Dimanche, Cachoeirinha do Amazonas, colocação de Manoel Rodrigues Pessoa.
Nous arrivons à midi. Teresa et Raimundo m’abandonnent car, disent-ils, Sabá ne montera pas jusqu’à eux.
Le campement de Manuel (dit « Gordinho ») est très bien aménagé. Il est accompagné de sa femme, sa belle-mère, sa bru, ses fils et son gendre Cleude, dit Jacaré. Il y a là également deux saisonniers et un neveu. La forêt nous entoure, un carapa (andiroba) abattu sert de réserve de bois. Bientôt le hors-bord de Sabá (voadeira, dit localement catraia) arrive, porteur de deux géographes. François et Anna ont remonté l’Iratapuru avant de redescendre et de s’engager dans l’Amazonas. Sabá doit encore les conduire, avec Nego, en amont, afin de retrouver la secrétaire de la coopérative. Finalement François part seul avec eux, Anna et moi allons chasser avec Manoel, Luís (frère de Sabá) et Jacaré, plus quatre chiens. Anna a d’abord fait une démonstration de sa valeur au tir sur cible : elle tire en l’air puis désigne la cible qu’elle avait choisie ; Manoel et Luís acquiescent, admiratifs : « ela acertou ! ».
J’accompagne la troupe l’esprit tranquille : je sais que je porte la poisse aux chasseurs et donc le gibier ne risque rien ; bien sûr, si l’on apprend que je suis porteur de panema je risque d’avoir des problèmes, donc je suis le groupe, main dans les poches. Manque de chance, les chiens sont parfaitement dressés ; ils finissent par émettre l’appel du pécari (caetitu) et les chasseurs n’ont plus qu’à attendre qu’ils l’acculent. Le pécari passe sous notre nez, puis disparaît. Nous le retrouvons réfugiés dans un tronc creux ; les chiens déchirent l’écorce, les hommes bloquent l’issue en plantant des pieux. On n’y voit rien ; Jacaré tire au hasard dans le tronc, puis finit par discerner la masse sombre. Deuxième cartouche : le pécari se met à râler. Troisième, il tombe en soupirant. Un chien s’engouffre et le tire en arrière, jusqu’à l’ouverture que nous avons pratiquée dans le tronc. Coincé, le pécari lève encore la tête en montrant ses canines. Luís lui tire une balle de 22 dans la tempe, mais rien n’y fait, le pécari ne veut pas mourir. On tente de lui trancher la gorge avec un terçado, il secoue la tête. L’enthousiasme d’Anna n’en finit pas de retomber. Finalement on le pend par les pattes de derrière jusqu’à ce qu’il se détende et finisse d’agoniser.
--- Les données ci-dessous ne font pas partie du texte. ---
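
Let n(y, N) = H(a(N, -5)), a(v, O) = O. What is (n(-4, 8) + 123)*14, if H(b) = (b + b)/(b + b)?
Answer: 1736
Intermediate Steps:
H(b) = 1 (H(b) = (2*b)/((2*b)) = (2*b)*(1/(2*b)) = 1)
n(y, N) = 1
(n(-4, 8) + 123)*14 = (1 + 123)*14 = 124*14 = 1736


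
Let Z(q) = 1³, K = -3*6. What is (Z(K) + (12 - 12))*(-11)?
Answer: -11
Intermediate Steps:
K = -18
Z(q) = 1
(Z(K) + (12 - 12))*(-11) = (1 + (12 - 12))*(-11) = (1 + 0)*(-11) = 1*(-11) = -11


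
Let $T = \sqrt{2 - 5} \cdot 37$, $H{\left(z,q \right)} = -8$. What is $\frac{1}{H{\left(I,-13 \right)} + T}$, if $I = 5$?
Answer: $- \frac{8}{4171} - \frac{37 i \sqrt{3}}{4171} \approx -0.001918 - 0.015365 i$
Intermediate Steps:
$T = 37 i \sqrt{3}$ ($T = \sqrt{-3} \cdot 37 = i \sqrt{3} \cdot 37 = 37 i \sqrt{3} \approx 64.086 i$)
$\frac{1}{H{\left(I,-13 \right)} + T} = \frac{1}{-8 + 37 i \sqrt{3}}$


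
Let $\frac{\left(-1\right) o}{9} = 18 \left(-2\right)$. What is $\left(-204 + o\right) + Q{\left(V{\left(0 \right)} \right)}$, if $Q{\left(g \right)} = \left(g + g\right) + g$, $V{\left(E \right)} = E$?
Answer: $120$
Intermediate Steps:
$o = 324$ ($o = - 9 \cdot 18 \left(-2\right) = \left(-9\right) \left(-36\right) = 324$)
$Q{\left(g \right)} = 3 g$ ($Q{\left(g \right)} = 2 g + g = 3 g$)
$\left(-204 + o\right) + Q{\left(V{\left(0 \right)} \right)} = \left(-204 + 324\right) + 3 \cdot 0 = 120 + 0 = 120$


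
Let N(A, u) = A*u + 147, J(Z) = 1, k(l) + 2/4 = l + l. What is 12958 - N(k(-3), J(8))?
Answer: 25635/2 ≈ 12818.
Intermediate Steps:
k(l) = -½ + 2*l (k(l) = -½ + (l + l) = -½ + 2*l)
N(A, u) = 147 + A*u
12958 - N(k(-3), J(8)) = 12958 - (147 + (-½ + 2*(-3))*1) = 12958 - (147 + (-½ - 6)*1) = 12958 - (147 - 13/2*1) = 12958 - (147 - 13/2) = 12958 - 1*281/2 = 12958 - 281/2 = 25635/2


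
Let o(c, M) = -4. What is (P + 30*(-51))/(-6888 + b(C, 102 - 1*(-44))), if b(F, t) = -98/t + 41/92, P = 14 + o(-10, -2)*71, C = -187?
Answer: 1343200/5140147 ≈ 0.26132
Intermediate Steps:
P = -270 (P = 14 - 4*71 = 14 - 284 = -270)
b(F, t) = 41/92 - 98/t (b(F, t) = -98/t + 41*(1/92) = -98/t + 41/92 = 41/92 - 98/t)
(P + 30*(-51))/(-6888 + b(C, 102 - 1*(-44))) = (-270 + 30*(-51))/(-6888 + (41/92 - 98/(102 - 1*(-44)))) = (-270 - 1530)/(-6888 + (41/92 - 98/(102 + 44))) = -1800/(-6888 + (41/92 - 98/146)) = -1800/(-6888 + (41/92 - 98*1/146)) = -1800/(-6888 + (41/92 - 49/73)) = -1800/(-6888 - 1515/6716) = -1800/(-46261323/6716) = -1800*(-6716/46261323) = 1343200/5140147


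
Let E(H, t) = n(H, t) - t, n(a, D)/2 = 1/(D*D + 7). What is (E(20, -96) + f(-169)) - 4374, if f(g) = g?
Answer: -41014679/9223 ≈ -4447.0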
C’est une femelle solitaire qui pèse une vingtaine de kilos et les chasseurs se relaient pour la porter jusqu’au camp. Elle laisse des traînées de sang et de sueur sur leurs chemises. Je crois comprendre que les cartouches et les balles qu’ils utilisent sont sous-dimensionnés pour ce type de gibier.
Après dépeçage, le foie est bouilli puis grillé en brochettes, et la viande cuite en ragoût. Nous mangeons également une fricassée de hocco au lait de noix du Brésil vraiment délicieuse. Une fois couchés dans nos hamacs, nous écoutons la pluie qui vient par vagues, un roulement sourd progressif puis les gouttes crépitant sur les bâches qui recouvrent les abris.